WHAT ABOUT SWEDISH WHISKY?
If we disregard an early attempt to produce whisky in the 1960s, Swedish whisky started with the foundation of Mackmyra Distillery in 1999. The idea was conceived when a group of friends from university got together on a ski trip and found that they shared an interest in whisky. So, rather than originating from a clear business model, it was the love of the product that ignited the process. This rather unusual way of starting a business can also be seen in several subsequent distillery foundations: enthusiasm and love of whisky came first, followed by the business model.
IS THERE A DISTINCT SWEDISH STYLE OF WHISKY?
Many people say there is, but to me Swedish whisky reminds me a lot of Scotch, and the production methods that are used mostly reflect those in Scotland. Having said that, you can detect certain unusual notes in some
whiskies that are probably derived from using Swedish oak, or adding plants like juniper or kelp to the peat fire when malting the barley.
HOW HAS SWEDISH WHISKY BEEN RECEIVED IN THE HOME MARKET? AND OVERSEAS?
To date, only four distilleries are releasing widely available whiskies – Mackmyra, Box, Smögen and Hven. With few exceptions, their products have been well received by enthusiasts, some of them selling out in seconds. On the other hand, the majority of Swedish consumers still seem to prefer the classic Scotch brands.

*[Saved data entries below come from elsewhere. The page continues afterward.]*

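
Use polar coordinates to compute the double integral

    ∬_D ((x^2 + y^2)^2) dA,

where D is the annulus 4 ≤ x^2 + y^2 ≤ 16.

The region D is 2 ≤ r ≤ 4, 0 ≤ θ ≤ 2π in polar coordinates, where x = r cos(θ), y = r sin(θ), and dA = r dr dθ.

Under the substitution, the integrand becomes r^4, so

    ∬_D ((x^2 + y^2)^2) dA = ∫_{0}^{2π} ∫_{2}^{4} (r^4) · r dr dθ.

Inner integral (in r): ∫_{2}^{4} (r^4) · r dr = 672.

Outer integral (in θ): ∫_{0}^{2π} (672) dθ = 1344π.

Therefore ∬_D ((x^2 + y^2)^2) dA = 1344π.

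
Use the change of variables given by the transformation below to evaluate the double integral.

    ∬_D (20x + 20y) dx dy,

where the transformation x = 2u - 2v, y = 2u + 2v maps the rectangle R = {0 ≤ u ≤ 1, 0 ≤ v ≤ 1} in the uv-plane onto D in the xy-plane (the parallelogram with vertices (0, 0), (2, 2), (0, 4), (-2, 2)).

Compute the Jacobian determinant of (x, y) with respect to (u, v):

    ∂(x,y)/∂(u,v) = | 2  -2 | = (2)(2) - (-2)(2) = 8.
                   | 2  2 |

Its absolute value is |J| = 8 (the area scaling factor).

Substituting x = 2u - 2v, y = 2u + 2v into the integrand,

    20x + 20y → 80u,

so the integral becomes

    ∬_R (80u) · |J| du dv = ∫_0^1 ∫_0^1 (640u) dv du.

Inner (v): 640u.
Outer (u): 320.

Therefore ∬_D (20x + 20y) dx dy = 320.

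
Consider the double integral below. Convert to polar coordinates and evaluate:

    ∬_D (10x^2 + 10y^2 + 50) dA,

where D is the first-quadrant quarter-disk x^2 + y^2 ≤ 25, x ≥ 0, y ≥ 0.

The region D is 0 ≤ r ≤ 5, 0 ≤ θ ≤ π/2 in polar coordinates, where x = r cos(θ), y = r sin(θ), and dA = r dr dθ.

Under the substitution, the integrand becomes 10r^2 + 50, so

    ∬_D (10x^2 + 10y^2 + 50) dA = ∫_{0}^{π/2} ∫_{0}^{5} (10r^2 + 50) · r dr dθ.

Inner integral (in r): ∫_{0}^{5} (10r^2 + 50) · r dr = 4375/2.

Outer integral (in θ): ∫_{0}^{π/2} (4375/2) dθ = 4375π/4.

Therefore ∬_D (10x^2 + 10y^2 + 50) dA = 4375π/4.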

So far, Swedish whiskies have only become available in selected European, North American and Asian markets. We are still talking small volumes but the reaction from the experienced drinkers seems to indicate that they are recognising Swedish whisky as high quality spirit, although sometimes a bit youthful in style. We have to remember that the vast majority of Swedish whisky on the market is still around five years old.
WHAT OF THE FUTURE?
I’m sure there is a bright future for some Swedish distilleries, especially those run by people with a deep knowledge of whisky making. They all put quality first, and are not prepared to take any short cuts to achieve their goals. Others will, I’m afraid, realise that the capital needed to endure the first difficult three or four years of production exceeds any budget or plan they’ve made – a few have already closed.
But this is no different from whisky production in other countries.
The difficulties for most new whisky makers arise when they move from their home market and have to face a world with huge competition from well-established companies. The key to success here, apart from a top quality product, is distribution. If Swedish producers can ally with distributors who are able to make their products visible and available, then I think Swedish whisky will have a solid reputation on the world market in ten years time.